Они подошли к полотнам, когда на рыжей опушке, по-октябрьски холодной и полуголой, начали хороводить сумерки. Краски дня гасли на картине не сразу, а местами, как в жизни. Деревья толпами уходили в сумрак, зябко вздрагивали ветки осины, остановившейся у плетня, из леса осторожно выползал туман…
«Как странно, — подумал Илья. — Это не экран, сразу видно. Кусок холста. И на нем живая жизнь. Мечта всех художников, которые жили когда-либо на земле. Безумная, безнадежная мечта… Вот она. Передо мной!»
В доме, что темной глыбой примыкал к опушке, вдруг зажглись два окна. Зрители ахнули.
— Кто же он все-таки — Шандор? — Калий пожал плечами.
Они вышли из зала и остановились на открытой галерее, опоясавшей главный выставочный зал. Внизу плескалось море. Волны к берегу шли невысокие, ленивые и не то что взрываться — даже шипеть не хотели. Ныряли в гальку потаенно, бесшумно, расползались клочьями пены, которая тут же таяла.
— Художник, программист? Или то и другое одновременно?.. А маэстро Калий. Кто он такой? Скульптор или…
— Ты чего? — удивился Илья. — На Кэмпа нападаешь — ладно. Но Калия не тронь. Я его люблю.
— Спасибо! — улыбнулся Калий. — Знаешь, у меня на прошлой неделе сломался «Джинн». Поэтому я сейчас в тоске и неведенье. А ведь в прошлые века монументалисты понятия не имели, что со временем появятся «машины творчества».
— Так уж и творчества, — возразил Илья. — Обычные копировальщики. Ведь «Джинн» без образца или рисунка даже прямую линию не проведет. Кстати, почему ты не заказал себе нового помощника?
Калий махнул рукой:
— Их серийно не выпускают. Да и привык я к нему, черту. Придется ремонтировать.

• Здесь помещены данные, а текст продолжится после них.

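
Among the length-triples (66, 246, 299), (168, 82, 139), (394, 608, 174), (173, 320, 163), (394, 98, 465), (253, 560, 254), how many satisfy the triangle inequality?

4

(66,246,299): 66+246 > 299 → valid
(82,139,168): 82+139 > 168 → valid
(174,394,608): 174+394 ≤ 608 → not valid
(163,173,320): 163+173 > 320 → valid
(98,394,465): 98+394 > 465 → valid
(253,254,560): 253+254 ≤ 560 → not valid
4 of the 6 triples form a triangle.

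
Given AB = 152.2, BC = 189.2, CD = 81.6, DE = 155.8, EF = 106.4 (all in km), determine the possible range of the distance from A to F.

The maximum is all hops collinear in one direction: 152.2 + 189.2 + 81.6 + 155.8 + 106.4 = 685.2.
The longest hop is 189.2; the others sum to 496.0. Since 189.2 ≤ 496.0, the path can fold back on itself completely, so the minimum distance is 0.

0 ≤ AF ≤ 685.2 km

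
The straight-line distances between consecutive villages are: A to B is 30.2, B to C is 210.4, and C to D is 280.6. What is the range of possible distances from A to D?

The maximum is all hops collinear in one direction: 30.2 + 210.4 + 280.6 = 521.2.
The longest hop is 280.6; the others sum to 240.6. Folding the others back against it leaves at least 280.6 − 240.6 = 40.0.

40.0 ≤ AD ≤ 521.2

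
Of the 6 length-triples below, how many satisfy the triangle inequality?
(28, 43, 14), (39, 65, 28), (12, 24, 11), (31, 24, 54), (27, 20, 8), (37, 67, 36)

(14,28,43): 14+28 ≤ 43 → not valid
(28,39,65): 28+39 > 65 → valid
(11,12,24): 11+12 ≤ 24 → not valid
(24,31,54): 24+31 > 54 → valid
(8,20,27): 8+20 > 27 → valid
(36,37,67): 36+37 > 67 → valid
4 of the 6 triples form a triangle.

4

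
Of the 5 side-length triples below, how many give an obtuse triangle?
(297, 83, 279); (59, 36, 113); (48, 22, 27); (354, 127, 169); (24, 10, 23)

(297,83,279): 83²+279² = 84730 < 88209 = 297² → obtuse
(59,36,113): 36+59 ≤ 113, not a triangle
(48,22,27): 22²+27² = 1213 < 2304 = 48² → obtuse
(354,127,169): 127+169 ≤ 354, not a triangle
(24,10,23): 10²+23² = 629 > 576 = 24² → acute
2 of the 5 are obtuse.

2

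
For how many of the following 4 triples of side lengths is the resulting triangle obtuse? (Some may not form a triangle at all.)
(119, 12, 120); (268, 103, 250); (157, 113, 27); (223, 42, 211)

2

(119,12,120): 12²+119² = 14305 < 14400 = 120² → obtuse
(268,103,250): 103²+250² = 73109 > 71824 = 268² → acute
(157,113,27): 27+113 ≤ 157, not a triangle
(223,42,211): 42²+211² = 46285 < 49729 = 223² → obtuse
2 of the 4 are obtuse.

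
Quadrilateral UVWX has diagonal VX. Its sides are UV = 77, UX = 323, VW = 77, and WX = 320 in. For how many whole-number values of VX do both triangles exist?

From triangle UVX: 246 < VX < 400.
From triangle WVX: 243 < VX < 397.
Intersection: 246 < VX < 397, so integers 247 through 396: 150 values.

150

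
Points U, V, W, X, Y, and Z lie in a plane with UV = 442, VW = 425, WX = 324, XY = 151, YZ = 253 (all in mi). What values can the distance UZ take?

0 ≤ UZ ≤ 1595 mi

The maximum is all hops collinear in one direction: 442 + 425 + 324 + 151 + 253 = 1595.
The longest hop is 442; the others sum to 1153. Since 442 ≤ 1153, the path can fold back on itself completely, so the minimum distance is 0.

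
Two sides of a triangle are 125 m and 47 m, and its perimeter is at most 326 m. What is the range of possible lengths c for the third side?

Triangle inequality alone gives 78 < c < 172.
The perimeter condition gives c ≤ 326 − 125 − 47 = 154.
Intersecting the two: 78 < c ≤ 154.

78 < c ≤ 154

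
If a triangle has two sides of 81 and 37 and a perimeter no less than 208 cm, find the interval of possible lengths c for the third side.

90 ≤ c < 118

Triangle inequality alone gives 44 < c < 118.
The perimeter condition gives c ≥ 208 − 81 − 37 = 90.
Intersecting the two: 90 ≤ c < 118.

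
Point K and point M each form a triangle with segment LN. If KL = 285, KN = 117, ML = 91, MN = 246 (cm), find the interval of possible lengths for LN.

From triangle KLN: |285 − 117| < LN < 285 + 117, i.e. 168 < LN < 402.
From triangle MLN: 155 < LN < 337.
Both must hold, so LN lies in the intersection.

168 < LN < 337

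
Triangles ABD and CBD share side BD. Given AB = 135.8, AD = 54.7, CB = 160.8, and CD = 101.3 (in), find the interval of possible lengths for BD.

From triangle ABD: |135.8 − 54.7| < BD < 135.8 + 54.7, i.e. 81.1 < BD < 190.5.
From triangle CBD: 59.5 < BD < 262.1.
Both must hold, so BD lies in the intersection.

81.1 < BD < 190.5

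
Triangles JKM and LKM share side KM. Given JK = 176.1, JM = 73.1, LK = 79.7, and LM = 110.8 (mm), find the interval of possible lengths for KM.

From triangle JKM: |176.1 − 73.1| < KM < 176.1 + 73.1, i.e. 103.0 < KM < 249.2.
From triangle LKM: 31.1 < KM < 190.5.
Both must hold, so KM lies in the intersection.

103.0 < KM < 190.5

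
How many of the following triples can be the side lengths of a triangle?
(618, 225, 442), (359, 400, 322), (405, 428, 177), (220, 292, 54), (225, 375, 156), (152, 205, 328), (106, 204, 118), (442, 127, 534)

(225,442,618): 225+442 > 618 → valid
(322,359,400): 322+359 > 400 → valid
(177,405,428): 177+405 > 428 → valid
(54,220,292): 54+220 ≤ 292 → not valid
(156,225,375): 156+225 > 375 → valid
(152,205,328): 152+205 > 328 → valid
(106,118,204): 106+118 > 204 → valid
(127,442,534): 127+442 > 534 → valid
7 of the 8 triples form a triangle.

7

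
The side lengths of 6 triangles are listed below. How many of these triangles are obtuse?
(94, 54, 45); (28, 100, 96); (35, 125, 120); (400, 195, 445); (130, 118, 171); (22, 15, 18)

(94,54,45): 45²+54² = 4941 < 8836 = 94² → obtuse
(28,100,96): 28²+96² = 10000 = 100² → right
(35,125,120): 35²+120² = 15625 = 125² → right
(400,195,445): 195²+400² = 198025 = 445² → right
(130,118,171): 118²+130² = 30824 > 29241 = 171² → acute
(22,15,18): 15²+18² = 549 > 484 = 22² → acute
1 of the 6 is obtuse.

1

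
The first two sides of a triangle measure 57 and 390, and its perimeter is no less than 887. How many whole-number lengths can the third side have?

7

Triangle inequality: 333 < x < 447. Perimeter ≥ 887 gives x ≥ 887 − 57 − 390 = 440.
So 440 ≤ x < 447; integers 440 through 446: 7 values.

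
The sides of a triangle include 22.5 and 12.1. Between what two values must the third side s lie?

10.4 < s < 34.6

By the triangle inequality, s must be less than 22.5 + 12.1 = 34.6 and greater than |22.5 − 12.1| = 10.4.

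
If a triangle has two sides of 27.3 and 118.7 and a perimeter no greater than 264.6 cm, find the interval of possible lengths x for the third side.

91.4 < x ≤ 118.6

Triangle inequality alone gives 91.4 < x < 146.0.
The perimeter condition gives x ≤ 264.6 − 27.3 − 118.7 = 118.6.
Intersecting the two: 91.4 < x ≤ 118.6.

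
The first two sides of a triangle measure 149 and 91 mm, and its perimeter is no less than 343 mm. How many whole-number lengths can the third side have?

137

Triangle inequality: 58 < x < 240. Perimeter ≥ 343 gives x ≥ 343 − 149 − 91 = 103.
So 103 ≤ x < 240; integers 103 through 239: 137 values.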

Илье вспомнился душный июльский вечер, когда он впервые отправился к Калию домой.
«Предводитель» художников жил уединенно, на окраине города. Его голубой модуль так сросся со старым садом, дорожками и какими-то пристройками, что, казалось, не только летать — даже ползать ему не дано. Хозяина Илья нашел за домом. Калий сидел на глыбе мрамора — местами белой, местами грязной — жевал бутерброд и одобрительно поглядывал на шестипалого робота, приплясывающего на огромной мраморной заготовке.
«Примеряется», — пояснил Калий и показал изящную миниатюру, вырезанную из светлого пласта.
«Несоответствие материалов, — Калий кивнул в сторону «Джинна». — Я его озадачил сей прекрасной девушкой. А он, видишь ли, упорствует. Говорит, что пальцы, удерживающие маску, получатся чересчур хрупкими. Мрамор, мол…»
«Джинн», наконец, принял какое-то решение. Обе лазерные приставки его запульсировали, по камню запрыгали голубые блики. Робот затрещал, заискрил, будто наэлектризованный, а у Калия пропало последнее сходство со скульптором. Всамделишный тебе средневековый алхимик, добывающий вместе с «чертом» то ли золото, то ли философский камень.
И хоть «Джинн», как выяснилось потом, вел только грубую, первичную обработку камня, но вот не стало его — и Калий в растерянности. «Еще одна задача для Службы Солнца, — отметил Илья. — Всегда ли удачен симбиоз человека и машины? Какие пределы его? Насколько творчество поддается механизации?»…
— Так и быть, — сказал Илья. — Как только доведу Анатоля до ума, займусь твоей неразделенной любовью к «Джинну». А теперь давай прикинем, где мы разместим «Славян». Весь берег перед тобой.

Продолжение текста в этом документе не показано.